Mempertanyakan Peran Indonesia dalam Penelitian Belanda
Pemerintah Belanda mendanai penelitian periode dekolonisasi. Peneliti Indonesia disebut-sebut ikut di dalamnya. Sarat kepentingan politik.
SEMBILAN bulan setelah pemerintah Belanda memutuskan mendukungnya, pada 14 September silam, di Amsterdam, diadakan aftrap atau pengenalan publik terhadap penelitan besar proses dekolonisasi Indonesia. Kamis malam itu, para peneliti dari tiga lembaga yang menggondol tugas penelitian, masing-masing KITLV (Institut Kerajaan untuk Bahasa, Sejarah dan Kebudayaan), NIOD (Institut Belanda untuk Dokumentasi Perang, Holocaust dan Genosida) dan NIMH (Institut Belanda untuk Sejarah Militer) membeberkan rancangan kerja mereka.
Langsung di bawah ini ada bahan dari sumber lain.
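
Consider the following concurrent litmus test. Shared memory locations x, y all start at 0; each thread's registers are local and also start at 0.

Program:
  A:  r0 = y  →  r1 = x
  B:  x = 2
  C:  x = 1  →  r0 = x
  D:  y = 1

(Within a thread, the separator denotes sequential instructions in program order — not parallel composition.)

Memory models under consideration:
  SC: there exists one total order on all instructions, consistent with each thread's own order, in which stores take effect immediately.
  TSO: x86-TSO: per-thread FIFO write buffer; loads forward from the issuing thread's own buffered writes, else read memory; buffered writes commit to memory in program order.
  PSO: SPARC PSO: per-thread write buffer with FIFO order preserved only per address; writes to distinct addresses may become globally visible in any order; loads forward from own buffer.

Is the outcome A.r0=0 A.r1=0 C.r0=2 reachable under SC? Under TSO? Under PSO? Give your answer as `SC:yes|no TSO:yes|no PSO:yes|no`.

outcome vector order: (A.r0,A.r1,C.r0)
SC (12): (0,0,1), (0,0,2), (0,1,1), (0,1,2), (0,2,1), (0,2,2), (1,0,1), (1,0,2), (1,1,1), (1,1,2), (1,2,1), (1,2,2)
TSO (12): (0,0,1), (0,0,2), (0,1,1), (0,1,2), (0,2,1), (0,2,2), (1,0,1), (1,0,2), (1,1,1), (1,1,2), (1,2,1), (1,2,2)
PSO (12): (0,0,1), (0,0,2), (0,1,1), (0,1,2), (0,2,1), (0,2,2), (1,0,1), (1,0,2), (1,1,1), (1,1,2), (1,2,1), (1,2,2)
target (0,0,2) ∈ {SC,TSO,PSO}

SC:yes TSO:yes PSO:yes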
Penelitian ini akan dibagi dalam sembilan proyek besar, tiga di antaranya melibatkan Indonesia.
Menurut Frank van Vree, direktur NIOD, peneliti Indonesia akan dilibatkan dalam meneliti periode Bersiap, kajian regional di pelbagai wilayah Indonesia dan penelitian khusus terhadap kesaksian mereka yang mengalami sendiri pelbagai kekerasan selama, bagi kita, perang kemerdekaan itu.
Walaupun dalam bahasa Indonesia, bisa dipastikan tidak banyak di antara kita tahu apa yang disebut periode Bersiap. Di Belanda periode Bersiap dikenal sebagai masa penuh kekerasan (1945-1946) yang dialami oleh orang-orang Belanda, kalangan Indo berdarah campuran, kalangan Tionghoa serta warga minoritas lain yang dianggap bersekutu dengan Belanda. Pelaku kekerasan, masih menurut anggapan khalayak Belanda, adalah orang-orang Indonesia.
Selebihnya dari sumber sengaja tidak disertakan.